Notons pour finir que dianoia, le substantif dérivé de dianoeisthai, est le nom que donne Socrate à l'affection (pathèma) associée au premier sous-segment de l'intelligible dans l'analogie de la ligne, à la fin du sixième livre de la République, celle dans laquelle on est encore « prisonnier » des mots, où l'on n'a pas encore réussi à penser les eidè au-delà des mots. L'étranger la définira bientôt comme la forme silencieuse du logos (« discours/raisonnement/... ») intérieur, par opposition au logos au sens usuel, proféré de manière sonore par la bouche (cf. 263e3-8). (<==)
(58) Ici encore, l'étranger prend bien garde de n'utiliser ni une forme du verbe einai (« être »), ni tauton au sens de « le même », dans cette nouvelle assertion à propos de to on (« l'étant ») et de tauton (« le "-même" ») en tant que mots soumis à investigation : il ne dit pas « si l'étant est la même chose que le même », qui redonderait à la fois « être » et « même », mais « si "l'étant" et le "le -même" ne signifient rien de différent », en grec, ei to on kai to tauton mèden diaphoron sèmaineton (mot à mot « si le étant et le le_même rien différent signifient »). Après avoir évoqué le dianoeisthai (« concevoir par la pensée »), rappelant ainsi discrètement que le logos (« langage/parole/discours/raisonnement/... ») traduit d'abord quelque chose qui se passe dans notre esprit (nous) avant de refléter (ou pas) ce qui se passe hors de lui (voir note précédente), il évoque maintenant le « signifier » (sèmainein, dont sèmaineton est le présent de l'indicatif actif à la troisième personne du dual), qui rappelle que les mots ne sont pas ce qu'ils prétendent « désigner », montrant ainsi qu'il ne s'intéresse à ce qui est derrière les mots qu'à travers la manière d'en parler, l'un étant indissociable de l'autre. (<==)

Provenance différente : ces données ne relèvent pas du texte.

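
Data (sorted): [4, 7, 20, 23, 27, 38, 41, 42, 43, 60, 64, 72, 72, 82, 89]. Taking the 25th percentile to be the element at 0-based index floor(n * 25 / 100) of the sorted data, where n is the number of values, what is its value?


The dataset has n = 15 elements.
Index = floor(15 * 25 / 100) = floor(375 / 100) = floor(3.75) = 3
Counting from index 0 in the sorted data, the element at index 3 is 23.
Final answer: 23


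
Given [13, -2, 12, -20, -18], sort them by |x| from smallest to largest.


Compute absolute values:
  |13| = 13
  |-2| = 2
  |12| = 12
  |-20| = 20
  |-18| = 18
Absolute values in increasing order: 2 < 12 < 13 < 18 < 20
Listing the original numbers in that order gives the answer.
Final answer: [-2, 12, 13, -18, -20]


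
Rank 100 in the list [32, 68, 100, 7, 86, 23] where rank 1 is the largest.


Sort descending: [100, 86, 68, 32, 23, 7]
Find 100 in the sorted list.
100 is at position 1.
Final answer: 1


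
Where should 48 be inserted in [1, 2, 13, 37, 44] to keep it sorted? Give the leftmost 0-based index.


List is sorted: [1, 2, 13, 37, 44]
We need the leftmost position where 48 can be inserted, i.e. the first index whose element is >= 48 (or the end of the list if none is).
Binary search with low=0, high=5 (0-based indices):
  low=0, high=5, mid=2: a[2]=13 < 48, so low = 3
  low=3, high=5, mid=4: a[4]=44 < 48, so low = 5
Now low = high = 5, so the insertion index is 5.
Final answer: 5


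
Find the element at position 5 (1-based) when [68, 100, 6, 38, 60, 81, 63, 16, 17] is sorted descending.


Sort descending: [100, 81, 68, 63, 60, 38, 17, 16, 6]
The 5th element (1-indexed) is at index 4.
Value = 60
Final answer: 60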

(59) L'étranger ne fait ici qu'appliquer le principe général énoncé précédemment (voir note 56), que, dans un premier temps, il avait appliqué en faisant a = tauton (« le même ») et a = thateron (« l'autre »), dont on avait dit au début qu'ils étaient tous deux des attributs communs à kinèsis (« mouvement/changement ») et à stasis (« immobilité/immutabilité »), chacun des deux étant « le "-même" » par rapport à lui-même et « autre » par rapport à l'autre. Mais on avait aussi dit juste avant que chacun se mélangeait à to on (« l'étant ») dans la mesure où on disait « être » (einai) chacun des deux, faisant de chacun d'eux un « étant » (on). Il suffit donc maintenant de faire a = to on (« l'étant ») pour arriver au même résultat contradictoire qu'avec tauton (« le "-même" ») et thateron (« l'autre »). (<==)
(60) L'étranger donne ici la réponse à la question posée en 255b8-9. Et comme cette réponse est négative, peu importe maintenant qu'il utilise le verbe einai (« être ») pour la formuler en disant impossible (adunaton) pour tauton (« le "-même" ») et pour to on (« l'étant ») d'« être un » (hen einai), puisqu'il récuse justement cette formulation. Que tauton (« le "-même" ») soit un « étant » différent de to on (« l'étant »), c'est-à-dire « soit » quelque chose (ti), mais quelque chose de différent de to on (« l'étant ») en tant que tel, ou qu'il ne soit pas du tout un « étant », le résultat est le même, il n'est pas un avec l'« étant », les deux mots on (« étant ») et tauton (« le "-même" ») ne sont pas synonymes. (<==)
(61) L'étranger revient ici au vocabulaire des eidè et il a organisé sa phrase pour faire se suivre les deux occurrences de ce mot : tetarton dè pros tois trisin eidesin eidos to tauton tithômen (mot à mot « quatrième alors à_côté_de les trois eidè eidos le_même que nous posions ».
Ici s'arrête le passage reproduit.